Robertson and McArdle agreed that Robertson was in uniform when the two met at Sam’s Club and driving his patrol car. Robertson said he was on his way home from work when he received a page from McArdle, asking for him to meet her. They met in a Walmart parking lot, but moved behind Sam’s, according to the internal affairs investigation document.
Robertson said he got into McArdle’s car.
“Lt. Robinson added the doors on the car were closed, the windows were up, and they were not out in the open,” reads the internal affairs document.
The affair between Robertson and McArdle took place in 1999, but it was not brought forward until a year later. Robertson said by that time, he’d already told everyone in his personal life about the relationship he had with McArdle.

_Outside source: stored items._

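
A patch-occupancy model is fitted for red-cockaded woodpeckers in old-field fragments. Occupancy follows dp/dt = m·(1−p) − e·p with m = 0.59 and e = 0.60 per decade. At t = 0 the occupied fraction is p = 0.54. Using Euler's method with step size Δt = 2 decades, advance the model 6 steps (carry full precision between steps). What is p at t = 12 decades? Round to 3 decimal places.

Update rule: p ← p + [m·(1−p) − e·p]·Δt with Δt = 2.
  1  |  dp/dt·Δt = -0.105200  |  p_1 = 0.434800
  2  |  dp/dt·Δt = +0.145176  |  p_2 = 0.579976
  3  |  dp/dt·Δt = -0.200343  |  p_3 = 0.379633
  4  |  dp/dt·Δt = +0.276473  |  p_4 = 0.656106
  5  |  dp/dt·Δt = -0.381533  |  p_5 = 0.274573
  6  |  dp/dt·Δt = +0.526516  |  p_6 = 0.801089

0.801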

Jody McArdle, who was married to Kathy at the time of the affair, said he felt it important to inform the public and let voters decide for themselves whether this information impacts their opinion.
“I decided it was very important information for the public to know,” McArdle said. “Especially when I had people send me screenshots from his Facebook page talking about how, in all his career, he had never done anything to waste taxpayer money. I thought, ‘Yeah he has.’ What he did was actually on duty and in uniform and in a patrol car. He denies it was in a patrol car but regardless he showed up in a patrol car, a city-funded vehicle, so he was wasting dollars to have an affair.”

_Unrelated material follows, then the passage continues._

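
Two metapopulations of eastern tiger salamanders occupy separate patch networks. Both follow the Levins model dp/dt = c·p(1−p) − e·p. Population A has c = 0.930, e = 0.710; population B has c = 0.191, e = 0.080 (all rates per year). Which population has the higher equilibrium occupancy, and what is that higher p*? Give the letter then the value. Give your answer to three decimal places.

B, 0.581

A: p*_A = 1 − 0.710/0.930 = 0.2366.
B: p*_B = 1 − 0.080/0.191 = 0.5812.
B is higher at 0.5812.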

While McArdle maintains Robertson was on duty while taking part in the affair, the internal investigation did not find this to be true.
Robertson said no discipline was handed down for the violations, since they took place when he was not on duty. He noted that conduct unbecoming of an officer can include off-duty actions, which is specified in the report.
McArdle said the relationship affected more than just his ex-wife and Robertson. It also largely affected the lives of the children involved.
“The three kids who were involved had a parent missing from their life,” McArdle said.
Robertson said his overall police record, which includes serving as President of the Fraternal Order of Police Georgia State Lodge, speaks for itself. He said in 30 years at the MCSO, he never received any type of discipline. Robertson retired from the MCSO in 2015.
“I had just lost my dad, and I was going through a divorce, but those are not excuses for the mistake I made,” Robertson said. “It was my mistake and I owned it. Thirty years of law enforcement as a professional law enforcement officer, I’ll put my file against anybody.”
McArdle said, “I’m giving people the information to make an informed decision. That’s all.”
Calls to Kathy McArdle were not answered on Thursday.